The keyboard paired with the iPad is thicker and heavier than I’d like. Indeed, at close to 600 grams, the keyboard weighs more than the iPad.

That’s one of two places where the 10th-generation iPad misses a beat. The other is the way it handles the Apple Pencil.

iPad needs a first-generation Apple Pencil

Other new iPads work with the second generation Apple Pencil, which is vastly superior to the first generation Pencil used by the 10th-generation iPad.

While the second generation Apple Pencil charges magnetically and automatically pairs, the first generation Pencil charges through the old Lightning port. The iPad has a USB-C charging port, which means you need to spend $20 buying a dongle to charge and pair the first generation Pencil on a new iPad.

That’s an ugly compromise and not what we expect from Apple which built its reputation on attention to detail.

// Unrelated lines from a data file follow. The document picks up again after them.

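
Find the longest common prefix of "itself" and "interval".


Word 1: "itself"
Word 2: "interval"
Comparing from start:
  Pos 0: 'i' == 'i'
  Pos 1: 't' != 'n' (stop)
LCP = "i" (length 1)


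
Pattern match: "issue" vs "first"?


Pattern of "issue": [0, 1, 1, 2, 3]
Pattern of "first": [0, 1, 2, 3, 4]
Patterns do not match
Same pattern = No


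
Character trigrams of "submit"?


Word: "submit" (length 6)
Number of trigrams = 6 - 3 + 1 = 4
  Position 0: "sub"
  Position 1: "ubm"
  Position 2: "bmi"
  Position 3: "mit"
Trigrams = "sub", "ubm", "bmi", "mit"


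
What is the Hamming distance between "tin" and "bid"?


Comparing character by character (same length = 3):
  Pos 0: 't' vs 'b' !=
  Pos 1: 'i' vs 'i' =
  Pos 2: 'n' vs 'd' !=
Hamming distance = 2


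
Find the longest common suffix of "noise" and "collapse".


Word 1: "noise"
Word 2: "collapse"
Comparing from end:
  Pos -1: 'e' == 'e'
  Pos -2: 's' == 's'
  Pos -3: 'i' != 'p' (stop)
LCS = "se" (length 2)


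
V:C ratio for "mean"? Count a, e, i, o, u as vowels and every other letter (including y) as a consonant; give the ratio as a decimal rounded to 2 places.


Word: "mean"
Vowels (a,e,i,o,u): 2
Consonants: 2
Ratio = 2/2
= 1.00


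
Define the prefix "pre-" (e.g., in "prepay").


Prefix: pre-
Example: prepay (pre- + pay)
Meaning = before


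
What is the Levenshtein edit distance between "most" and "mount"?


Word 1: "most" (length 4)
Word 2: "mount" (length 5)
One optimal edit sequence (insert/delete/substitute each cost 1):
  1. keep 'm'
  2. keep 'o'
  3. insert 'u'  (+1)
  4. substitute 's' -> 'n'  (+1)
  5. keep 't'
Total edit operations: 2
Edit distance = 2


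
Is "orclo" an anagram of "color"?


Word 1: "color" → sorted: cloor
Word 2: "orclo" → sorted: cloor
Same letters? cloor == cloor
Anagram = Yes


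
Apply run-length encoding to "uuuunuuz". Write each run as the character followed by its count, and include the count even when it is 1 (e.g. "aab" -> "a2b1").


String: "uuuunuuz"
Scanning for consecutive runs:
  'u' x 4
  'n' x 1
  'u' x 2
  'z' x 1
RLE = "u4n1u2z1"


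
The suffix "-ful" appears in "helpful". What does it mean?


Suffix: -ful
Example: helpful (help + -ful)
Meaning = full of


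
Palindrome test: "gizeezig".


Word: "gizeezig"
Reversed: "gizeezig"
Forward == Backward? gizeezig == gizeezig
Palindrome = Yes


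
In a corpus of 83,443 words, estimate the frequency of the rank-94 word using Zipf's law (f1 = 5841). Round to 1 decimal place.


Zipf's law: f(r) = f(1) / r
f(1) = 5841
f(94) = 5841 / 94
= 62.1 occurrences


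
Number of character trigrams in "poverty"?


Word: "poverty" (length 7)
Number of 3-grams = length - 3 + 1 = 7 - 3 + 1
= 5


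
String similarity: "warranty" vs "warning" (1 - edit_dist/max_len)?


Word 1: "warranty" (length 8)
Word 2: "warning" (length 7)
One optimal edit sequence:
  1. keep 'w'
  2. keep 'a'
  3. keep 'r'
  4. substitute 'r' -> 'n'  (+1)
  5. substitute 'a' -> 'i'  (+1)
  6. keep 'n'
  7. delete 't'  (+1)
  8. substitute 'y' -> 'g'  (+1)
Edit distance = 4
Max length = max(8, 7) = 8
Similarity = 1 - 4/8
= 0.5000


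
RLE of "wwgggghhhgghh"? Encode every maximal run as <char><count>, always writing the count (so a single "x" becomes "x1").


String: "wwgggghhhgghh"
Scanning for consecutive runs:
  'w' x 2
  'g' x 4
  'h' x 3
  'g' x 2
  'h' x 2
RLE = "w2g4h3g2h2"


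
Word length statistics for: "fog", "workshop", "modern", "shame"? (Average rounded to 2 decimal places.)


Lengths: "fog"=3, "workshop"=8, "modern"=6, "shame"=5
Sum = 22, Count = 4
Average = 22/4 = 5.50
= avg=5.50, min=3, max=8


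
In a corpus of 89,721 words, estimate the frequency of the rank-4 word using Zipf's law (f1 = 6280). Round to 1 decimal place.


Zipf's law: f(r) = f(1) / r
f(1) = 6280
f(4) = 6280 / 4
= 1570.0 occurrences


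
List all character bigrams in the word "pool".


Word: "pool" (length 4)
Number of bigrams = 4 - 2 + 1 = 3
  Position 0: "po"
  Position 1: "oo"
  Position 2: "ol"
Bigrams = "po", "oo", "ol"


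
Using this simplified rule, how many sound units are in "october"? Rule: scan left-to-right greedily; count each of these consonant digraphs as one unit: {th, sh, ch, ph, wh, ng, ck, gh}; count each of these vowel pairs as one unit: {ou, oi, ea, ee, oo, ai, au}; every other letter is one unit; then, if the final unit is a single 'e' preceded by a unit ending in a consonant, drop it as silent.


Word: "october" (7 letters)
Left-to-right scan:
  (1) 'o' (letter)
  (2) 'c' (letter)
  (3) 't' (letter)
  (4) 'o' (letter)
  (5) 'b' (letter)
  (6) 'e' (letter)
  (7) 'r' (letter)
Units from scan: 7
Sound units = 7 units


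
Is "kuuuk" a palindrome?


Word: "kuuuk"
Reversed: "kuuuk"
Forward == Backward? kuuuk == kuuuk
Palindrome = Yes


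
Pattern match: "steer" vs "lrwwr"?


Pattern of "steer": [0, 1, 2, 2, 3]
Pattern of "lrwwr": [0, 1, 2, 2, 1]
Patterns do not match
Same pattern = No


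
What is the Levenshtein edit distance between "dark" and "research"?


Word 1: "dark" (length 4)
Word 2: "research" (length 8)
One optimal edit sequence (insert/delete/substitute each cost 1):
  1. insert 'r'  (+1)
  2. insert 'e'  (+1)
  3. insert 's'  (+1)
  4. substitute 'd' -> 'e'  (+1)
  5. keep 'a'
  6. keep 'r'
  7. insert 'c'  (+1)
  8. substitute 'k' -> 'h'  (+1)
Total edit operations: 6
Edit distance = 6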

Prices and comparison with other iPads

As mentioned earlier, New Zealand prices for the 10th-generation iPad start at NZ$900 for a tablet with 64GB of storage.

Increasing the storage to 256GB adds a further NZ$300 to the price. Adding a SIM card slot also adds NZ$300.

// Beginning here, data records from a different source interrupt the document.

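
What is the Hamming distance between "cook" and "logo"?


Comparing character by character (same length = 4):
  Pos 0: 'c' vs 'l' !=
  Pos 1: 'o' vs 'o' =
  Pos 2: 'o' vs 'g' !=
  Pos 3: 'k' vs 'o' !=
Hamming distance = 3


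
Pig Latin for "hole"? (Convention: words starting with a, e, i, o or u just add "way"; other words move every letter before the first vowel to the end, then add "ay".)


Word: "hole"
Starts with consonant(s) → move to end, add 'ay'
Consonant cluster: "h"
Pig Latin = "olehay"


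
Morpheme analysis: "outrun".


Word: "outrun"
Morphemes: out- | run
Each morpheme carries meaning
= 2 morphemes


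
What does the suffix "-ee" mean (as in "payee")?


Suffix: -ee
Example: payee = pay + -ee
Meaning = one who receives


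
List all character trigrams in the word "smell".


Word: "smell" (length 5)
Number of trigrams = 5 - 3 + 1 = 3
  Position 0: "sme"
  Position 1: "mel"
  Position 2: "ell"
Trigrams = "sme", "mel", "ell"


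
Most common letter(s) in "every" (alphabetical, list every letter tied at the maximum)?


Word: "every"
Letter counts:
  'e': 2
  'r': 1
  'v': 1
  'y': 1
Maximum count = 2
Most frequent = 'e' (2 times each)


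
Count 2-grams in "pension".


Word: "pension" (length 7)
Number of 2-grams = length - 2 + 1 = 7 - 2 + 1
= 6


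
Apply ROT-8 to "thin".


Word: "thin"
Shift: 8
Each letter → (letter + shift) mod 26:
  't' (19) + 8 = 1 → 'b'
  'h' (7) + 8 = 15 → 'p'
  'i' (8) + 8 = 16 → 'q'
  'n' (13) + 8 = 21 → 'v'
Result = "bpqv"


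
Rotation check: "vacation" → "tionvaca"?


Word: "vacation", Candidate: "tionvaca"
Method: check if candidate is substring of word+word
"vacationvacation" contains "tionvaca"? Yes
Is rotation = Yes


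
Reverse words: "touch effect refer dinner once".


Original: "touch effect refer dinner once"
Words (1..n): touch | effect | refer | dinner | once
Reversed (n..1): once | dinner | refer | effect | touch
Result = "once dinner refer effect touch"


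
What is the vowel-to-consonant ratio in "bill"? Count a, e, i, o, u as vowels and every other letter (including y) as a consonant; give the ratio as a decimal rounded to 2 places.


Word: "bill"
Vowels (a,e,i,o,u): 1
Consonants: 3
Ratio = 1/3
= 0.33


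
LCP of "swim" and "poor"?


Word 1: "swim"
Word 2: "poor"
Comparing from start:
  Pos 0: 's' != 'p' (stop)
LCP = "" (length 0)


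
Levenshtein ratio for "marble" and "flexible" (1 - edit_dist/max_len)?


Word 1: "marble" (length 6)
Word 2: "flexible" (length 8)
One optimal edit sequence:
  1. insert 'f'  (+1)
  2. insert 'l'  (+1)
  3. substitute 'm' -> 'e'  (+1)
  4. substitute 'a' -> 'x'  (+1)
  5. substitute 'r' -> 'i'  (+1)
  6. keep 'b'
  7. keep 'l'
  8. keep 'e'
Edit distance = 5
Max length = max(6, 8) = 8
Similarity = 1 - 5/8
= 0.3750


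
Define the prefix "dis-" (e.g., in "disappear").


Prefix: dis-
Example: disappear = dis- + appear
Meaning = not / opposite


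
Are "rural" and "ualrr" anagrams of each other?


Word 1: "rural" → sorted: alrru
Word 2: "ualrr" → sorted: alrru
Same letters? alrru == alrru
Anagram = Yes


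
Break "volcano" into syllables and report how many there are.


Word: "volcano"
Syllable breakdown: vol-ca-no
Counting: 3 parts
= 3 syllables


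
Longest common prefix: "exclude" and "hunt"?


Word 1: "exclude"
Word 2: "hunt"
Comparing from start:
  Pos 0: 'e' != 'h' (stop)
LCP = "" (length 0)


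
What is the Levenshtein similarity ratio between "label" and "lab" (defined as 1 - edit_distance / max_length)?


Word 1: "label" (length 5)
Word 2: "lab" (length 3)
One optimal edit sequence:
  1. keep 'l'
  2. keep 'a'
  3. keep 'b'
  4. delete 'e'  (+1)
  5. delete 'l'  (+1)
Edit distance = 2
Max length = max(5, 3) = 5
Similarity = 1 - 2/5
= 0.6000


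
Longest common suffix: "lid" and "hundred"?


Word 1: "lid"
Word 2: "hundred"
Comparing from end:
  Pos -1: 'd' == 'd'
  Pos -2: 'i' != 'e' (stop)
LCS = "d" (length 1)


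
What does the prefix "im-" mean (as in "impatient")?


Prefix: im-
As in: impatient -> im- + patient
Meaning = not / into


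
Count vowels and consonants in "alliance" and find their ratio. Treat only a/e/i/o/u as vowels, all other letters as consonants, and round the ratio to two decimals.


Word: "alliance"
Vowels (a,e,i,o,u): 4
Consonants: 4
Ratio = 4/4
= 1.00


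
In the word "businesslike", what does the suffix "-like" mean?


Suffix: -like
Example: businesslike (business + -like)
Meaning = resembling


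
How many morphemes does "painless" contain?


Word: "painless"
Morphemes: pain / -less
Each morpheme carries meaning
= 2 morphemes


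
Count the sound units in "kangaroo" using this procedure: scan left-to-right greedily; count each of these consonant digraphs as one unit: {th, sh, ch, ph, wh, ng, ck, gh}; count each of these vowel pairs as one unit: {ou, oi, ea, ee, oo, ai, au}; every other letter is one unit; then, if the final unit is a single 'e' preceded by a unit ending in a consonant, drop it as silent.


Word: "kangaroo" (8 letters)
Left-to-right scan:
  1. 'k' (letter)
  2. 'a' (letter)
  3. 'ng' (digraph)
  4. 'a' (letter)
  5. 'r' (letter)
  6. 'oo' (vowel-pair)
Units from scan: 6
Sound units = 6 units


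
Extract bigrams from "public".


Word: "public" (length 6)
Number of bigrams = 6 - 2 + 1 = 5
  Position 0: "pu"
  Position 1: "ub"
  Position 2: "bl"
  Position 3: "li"
  Position 4: "ic"
Bigrams = "pu", "ub", "bl", "li", "ic"


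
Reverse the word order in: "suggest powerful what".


Original: "suggest powerful what"
Words (1..n): suggest | powerful | what
Reversed (n..1): what | powerful | suggest
Result = "what powerful suggest"


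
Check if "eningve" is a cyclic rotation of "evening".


Word: "evening", Candidate: "eningve"
Method: check if candidate is substring of word+word
"eveningevening" contains "eningve"? No
Is rotation = No


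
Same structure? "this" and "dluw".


Pattern of "this": [0, 1, 2, 3]
Pattern of "dluw": [0, 1, 2, 3]
Patterns match
Same pattern = Yes


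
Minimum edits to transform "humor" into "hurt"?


Word 1: "humor" (length 5)
Word 2: "hurt" (length 4)
One optimal edit sequence (insert/delete/substitute each cost 1):
  1. keep 'h'
  2. keep 'u'
  3. delete 'm'  (+1)
  4. substitute 'o' -> 'r'  (+1)
  5. substitute 'r' -> 't'  (+1)
Total edit operations: 3
Edit distance = 3


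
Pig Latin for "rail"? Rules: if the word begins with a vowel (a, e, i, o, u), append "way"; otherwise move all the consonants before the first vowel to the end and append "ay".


Word: "rail"
Starts with consonant(s) → move to end, add 'ay'
Consonant cluster: "r"
Pig Latin = "ailray"


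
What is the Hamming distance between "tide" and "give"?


Comparing character by character (same length = 4):
  Pos 0: 't' vs 'g' !=
  Pos 1: 'i' vs 'i' =
  Pos 2: 'd' vs 'v' !=
  Pos 3: 'e' vs 'e' =
Hamming distance = 2


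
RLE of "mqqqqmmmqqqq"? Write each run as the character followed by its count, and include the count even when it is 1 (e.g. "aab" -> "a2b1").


String: "mqqqqmmmqqqq"
Scanning for consecutive runs:
  'm' x 1
  'q' x 4
  'm' x 3
  'q' x 4
RLE = "m1q4m3q4"


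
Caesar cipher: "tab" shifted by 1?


Word: "tab"
Shift: 1
Each letter → (letter + shift) mod 26:
  't' (19) + 1 = 20 → 'u'
  'a' (0) + 1 = 1 → 'b'
  'b' (1) + 1 = 2 → 'c'
Result = "ubc"


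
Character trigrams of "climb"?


Word: "climb" (length 5)
Number of trigrams = 5 - 3 + 1 = 3
  Position 0: "cli"
  Position 1: "lim"
  Position 2: "imb"
Trigrams = "cli", "lim", "imb"


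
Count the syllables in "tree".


Word: "tree"
Syllable breakdown: tree
Counting: 1 part
= 1 syllable


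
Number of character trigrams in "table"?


Word: "table" (length 5)
Number of 3-grams = length - 3 + 1 = 5 - 3 + 1
= 3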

If you want an Apple Pencil you’ll need to budget a further $200. Make that $220 because you are going to need the USB-C adaptor dongle.

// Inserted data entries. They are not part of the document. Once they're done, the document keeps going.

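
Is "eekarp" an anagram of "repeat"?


Word 1: "repeat" → sorted: aeeprt
Word 2: "eekarp" → sorted: aeekpr
Same letters? aeeprt != aeekpr
Anagram = No


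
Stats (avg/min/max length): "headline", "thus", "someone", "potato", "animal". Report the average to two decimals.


Lengths: "headline"=8, "thus"=4, "someone"=7, "potato"=6, "animal"=6
Sum = 31, Count = 5
Average = 31/5 = 6.20
= avg=6.20, min=4, max=8


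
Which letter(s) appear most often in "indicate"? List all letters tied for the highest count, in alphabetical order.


Word: "indicate"
Letter counts:
  'a': 1
  'c': 1
  'd': 1
  'e': 1
  'i': 2
  'n': 1
  't': 1
Maximum count = 2
Most frequent = 'i' (2 times each)


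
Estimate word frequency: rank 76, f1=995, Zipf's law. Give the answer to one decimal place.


Zipf's law: f(r) = f(1) / r
f(1) = 995
f(76) = 995 / 76
= 13.1 occurrences


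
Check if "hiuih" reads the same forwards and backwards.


Word: "hiuih"
Reversed: "hiuih"
Forward == Backward? hiuih == hiuih
Palindrome = Yes


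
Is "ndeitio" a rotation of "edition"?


Word: "edition", Candidate: "ndeitio"
Method: check if candidate is substring of word+word
"editionedition" contains "ndeitio"? No
Is rotation = No


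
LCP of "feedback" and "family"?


Word 1: "feedback"
Word 2: "family"
Comparing from start:
  Pos 0: 'f' == 'f'
  Pos 1: 'e' != 'a' (stop)
LCP = "f" (length 1)


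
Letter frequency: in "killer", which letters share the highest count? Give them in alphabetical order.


Word: "killer"
Letter counts:
  'e': 1
  'i': 1
  'k': 1
  'l': 2
  'r': 1
Maximum count = 2
Most frequent = 'l' (2 times each)


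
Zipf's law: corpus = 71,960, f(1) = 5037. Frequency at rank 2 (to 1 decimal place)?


Zipf's law: f(r) = f(1) / r
f(1) = 5037
f(2) = 5037 / 2
= 2518.5 occurrences


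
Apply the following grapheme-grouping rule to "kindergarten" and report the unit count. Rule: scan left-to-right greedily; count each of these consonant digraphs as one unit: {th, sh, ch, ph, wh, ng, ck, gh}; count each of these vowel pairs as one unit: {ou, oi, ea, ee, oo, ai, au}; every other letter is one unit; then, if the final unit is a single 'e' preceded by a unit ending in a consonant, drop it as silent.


Word: "kindergarten" (12 letters)
Left-to-right scan:
  1. 'k' (letter)
  2. 'i' (letter)
  3. 'n' (letter)
  4. 'd' (letter)
  5. 'e' (letter)
  6. 'r' (letter)
  7. 'g' (letter)
  8. 'a' (letter)
  9. 'r' (letter)
  10. 't' (letter)
  11. 'e' (letter)
  12. 'n' (letter)
Units from scan: 12
Sound units = 12 units


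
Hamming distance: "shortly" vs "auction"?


Comparing character by character (same length = 7):
  Pos 0: 's' vs 'a' !=
  Pos 1: 'h' vs 'u' !=
  Pos 2: 'o' vs 'c' !=
  Pos 3: 'r' vs 't' !=
  Pos 4: 't' vs 'i' !=
  Pos 5: 'l' vs 'o' !=
  Pos 6: 'y' vs 'n' !=
Hamming distance = 7


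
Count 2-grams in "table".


Word: "table" (length 5)
Number of 2-grams = length - 2 + 1 = 5 - 2 + 1
= 4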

By the time you’ve purchased a NZ$530 Magic Keyboard Folio, a fully-loaded 10th-generation iPad could set you back NZ$2246.

It’s a lot of money. You can buy a lot of laptop for the same amount. An M2 MacBook Air with 256 GB of storage costs NZ$2150. You can buy an M1 MacBook Air for $1750.

MacBooks and iPads do different things. They offer different experiences. Yet, if you are weighing the two up, you might consider the MacBook a better choice.

The 10th-generation iPad can’t use the Stage Manager multitasking system that Apple introduced in iPadOS 16.1. That’s unlikely to bother the typical iPad buyer.


Technology value is in the eye of the beholder. A 10th generation iPad will last you years, people hang on to Apple tablets for a long time. Apple supports software on eight-year old iPads, older models continue working. And the fully-loaded set-up will do a lot more than the cheaper option, but it could be more iPad than you need.

In comparison, prices for the 9th-generation iPad start at NZ$650. Add all the trimmings and it will cost NZ$1417, more than $800 less than the 10th-generation iPad. If you need the iPad for learning or for everyday work, it could be a better choice. Spend more for the 10th-generation model if you plan to get creative with your iPad.

It’s worth considering the iPad Air which has a better screen and can use Apple’s Stage Manager in iPadOS 16. That’ll make it easier to run multiple apps at the same time. The Air is better for video creation and supports the Apple Pencil 2, which is noticeably better than the Apple Pencil 1 used by the 10th-generation iPad.

The Air offers a handful of other small benefits for its NZ$1200 price. By the time you are shopping for an Air, you may want to think about an iPad Pro. That’s another story, I have a new iPad Pro review coming soon.


If you are in the market for a new tablet, the 10th-generation iPad should be on your shortlist. It is powerful and well designed. I’ve used it for the last six weeks as my main machine and thrown everything at it without running into problems. That might be different if I wanted to make more use of the Pencil.

It is ideal for my work as a journalist because it is more portable than a laptop. The bulky keyboard is an irritant, not a deal breaker.

I can’t fault the iPad for video calls, watching streaming video, browsing the web, email or reading documents. The range and quality of available apps is outstanding.

The are arguments for spending more to buy the iPad Air or less to buy a 9th-generation iPad. It depends on what you intend to use the iPad for, but the 10th-generation is a choice in its own right.